If you're performing multiple database operations in a tight loop, it would usually be preferable to open the connection for the duration of all the operations. Returning the connection to the pool can be beneficial in contested systems where there can be an indeterminate interval before the next database operation, but if you're doing lots of sequential operations: constantly fetching and returning connections from the pool (and executing sp_reset_connection
, which happens behind the scenes) add overhead for no good reason.
So to be explicit, I'd have the Open[Async]()

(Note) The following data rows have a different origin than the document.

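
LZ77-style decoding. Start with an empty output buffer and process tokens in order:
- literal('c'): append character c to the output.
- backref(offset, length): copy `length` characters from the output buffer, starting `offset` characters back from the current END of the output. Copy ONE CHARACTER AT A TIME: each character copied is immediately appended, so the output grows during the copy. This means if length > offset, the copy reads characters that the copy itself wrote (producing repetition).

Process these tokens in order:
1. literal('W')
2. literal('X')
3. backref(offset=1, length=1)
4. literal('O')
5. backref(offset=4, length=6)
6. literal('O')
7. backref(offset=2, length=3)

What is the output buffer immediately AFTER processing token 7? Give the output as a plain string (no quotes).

Token 1: literal('W'). Output: "W"
Token 2: literal('X'). Output: "WX"
Token 3: backref(off=1, len=1). Copied 'X' from pos 1. Output: "WXX"
Token 4: literal('O'). Output: "WXXO"
Token 5: backref(off=4, len=6) (overlapping!). Copied 'WXXOWX' from pos 0. Output: "WXXOWXXOWX"
Token 6: literal('O'). Output: "WXXOWXXOWXO"
Token 7: backref(off=2, len=3) (overlapping!). Copied 'XOX' from pos 9. Output: "WXXOWXXOWXOXOX"

Answer: WXXOWXXOWXOXOX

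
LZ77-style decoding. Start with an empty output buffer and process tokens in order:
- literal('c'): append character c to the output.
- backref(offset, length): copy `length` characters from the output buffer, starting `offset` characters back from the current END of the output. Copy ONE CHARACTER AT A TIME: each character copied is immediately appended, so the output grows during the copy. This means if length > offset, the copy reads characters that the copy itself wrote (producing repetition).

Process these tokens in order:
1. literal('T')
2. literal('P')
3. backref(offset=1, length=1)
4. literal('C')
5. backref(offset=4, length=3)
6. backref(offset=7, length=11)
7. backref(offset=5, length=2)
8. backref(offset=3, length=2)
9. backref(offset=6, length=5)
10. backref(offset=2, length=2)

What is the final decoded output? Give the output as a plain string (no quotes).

Answer: TPPCTPPTPPCTPPTPPCPTCPPCPTCTC

Derivation:
Token 1: literal('T'). Output: "T"
Token 2: literal('P'). Output: "TP"
Token 3: backref(off=1, len=1). Copied 'P' from pos 1. Output: "TPP"
Token 4: literal('C'). Output: "TPPC"
Token 5: backref(off=4, len=3). Copied 'TPP' from pos 0. Output: "TPPCTPP"
Token 6: backref(off=7, len=11) (overlapping!). Copied 'TPPCTPPTPPC' from pos 0. Output: "TPPCTPPTPPCTPPTPPC"
Token 7: backref(off=5, len=2). Copied 'PT' from pos 13. Output: "TPPCTPPTPPCTPPTPPCPT"
Token 8: backref(off=3, len=2). Copied 'CP' from pos 17. Output: "TPPCTPPTPPCTPPTPPCPTCP"
Token 9: backref(off=6, len=5). Copied 'PCPTC' from pos 16. Output: "TPPCTPPTPPCTPPTPPCPTCPPCPTC"
Token 10: backref(off=2, len=2). Copied 'TC' from pos 25. Output: "TPPCTPPTPPCTPPTPPCPTCPPCPTCTC"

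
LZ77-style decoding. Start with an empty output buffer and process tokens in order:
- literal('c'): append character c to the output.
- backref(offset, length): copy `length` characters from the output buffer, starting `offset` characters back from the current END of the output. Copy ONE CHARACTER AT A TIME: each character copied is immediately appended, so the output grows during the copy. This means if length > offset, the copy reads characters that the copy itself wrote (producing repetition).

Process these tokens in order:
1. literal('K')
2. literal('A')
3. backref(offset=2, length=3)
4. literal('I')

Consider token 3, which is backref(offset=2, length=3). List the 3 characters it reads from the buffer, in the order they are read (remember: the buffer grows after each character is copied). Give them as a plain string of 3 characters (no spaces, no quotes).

Token 1: literal('K'). Output: "K"
Token 2: literal('A'). Output: "KA"
Token 3: backref(off=2, len=3). Buffer before: "KA" (len 2)
  byte 1: read out[0]='K', append. Buffer now: "KAK"
  byte 2: read out[1]='A', append. Buffer now: "KAKA"
  byte 3: read out[2]='K', append. Buffer now: "KAKAK"

Answer: KAK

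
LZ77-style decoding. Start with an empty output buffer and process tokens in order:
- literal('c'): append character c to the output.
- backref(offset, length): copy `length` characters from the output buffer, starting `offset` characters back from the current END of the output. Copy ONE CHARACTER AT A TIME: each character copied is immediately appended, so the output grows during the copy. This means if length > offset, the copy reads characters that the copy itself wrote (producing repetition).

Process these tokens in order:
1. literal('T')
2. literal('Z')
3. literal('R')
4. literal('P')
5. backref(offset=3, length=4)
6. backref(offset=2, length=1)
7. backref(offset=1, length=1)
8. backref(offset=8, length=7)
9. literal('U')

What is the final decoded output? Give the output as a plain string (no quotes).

Answer: TZRPZRPZPPRPZRPZPU

Derivation:
Token 1: literal('T'). Output: "T"
Token 2: literal('Z'). Output: "TZ"
Token 3: literal('R'). Output: "TZR"
Token 4: literal('P'). Output: "TZRP"
Token 5: backref(off=3, len=4) (overlapping!). Copied 'ZRPZ' from pos 1. Output: "TZRPZRPZ"
Token 6: backref(off=2, len=1). Copied 'P' from pos 6. Output: "TZRPZRPZP"
Token 7: backref(off=1, len=1). Copied 'P' from pos 8. Output: "TZRPZRPZPP"
Token 8: backref(off=8, len=7). Copied 'RPZRPZP' from pos 2. Output: "TZRPZRPZPPRPZRPZP"
Token 9: literal('U'). Output: "TZRPZRPZPPRPZRPZPU"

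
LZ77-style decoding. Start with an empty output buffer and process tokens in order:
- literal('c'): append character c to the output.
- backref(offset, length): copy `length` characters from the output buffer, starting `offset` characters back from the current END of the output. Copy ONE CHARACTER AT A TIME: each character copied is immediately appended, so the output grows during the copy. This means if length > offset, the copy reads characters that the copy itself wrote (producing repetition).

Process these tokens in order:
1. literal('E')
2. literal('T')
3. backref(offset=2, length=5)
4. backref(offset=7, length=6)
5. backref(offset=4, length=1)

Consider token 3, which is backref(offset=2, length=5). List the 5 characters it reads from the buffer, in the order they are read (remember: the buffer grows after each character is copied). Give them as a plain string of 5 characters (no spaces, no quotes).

Answer: ETETE

Derivation:
Token 1: literal('E'). Output: "E"
Token 2: literal('T'). Output: "ET"
Token 3: backref(off=2, len=5). Buffer before: "ET" (len 2)
  byte 1: read out[0]='E', append. Buffer now: "ETE"
  byte 2: read out[1]='T', append. Buffer now: "ETET"
  byte 3: read out[2]='E', append. Buffer now: "ETETE"
  byte 4: read out[3]='T', append. Buffer now: "ETETET"
  byte 5: read out[4]='E', append. Buffer now: "ETETETE"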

here above the first foreach
.
Note: for batching, you might find that there are ways of doing this with fewer round-trips, in particular making use of the IN
re-writing in Dapper based on the ids. Since you mention SQL-Server, This can be combined with setting a SqlMapper.Settings.InListStringSplitCount
to something positive (5, 10, etc are reasonable choices; note that this is a global setting); for example, for a simple scenario:
connection.Execute("delete from Foo where Id in @ids",
new { ids = rows.Select(x => x.Id) });
is much more efficient than:
foreach (var row in rows)
{
connection.Execute("delete from Foo where Id = @id",
new { id = row.Id });
}
Without InListStringSplitCount
, the first version will be re-written as something like:
delete from Foo where Id in (@ids0, @ids1, @ids2, ..., @idsN)
With InListStringSplitCount
, the first version will be re-written as something like:
delete from Foo where Id in (select cast([value] as int) from string_split(@ids,','))
which allows the exact same query to be used many times, which is good for query-plan re-use.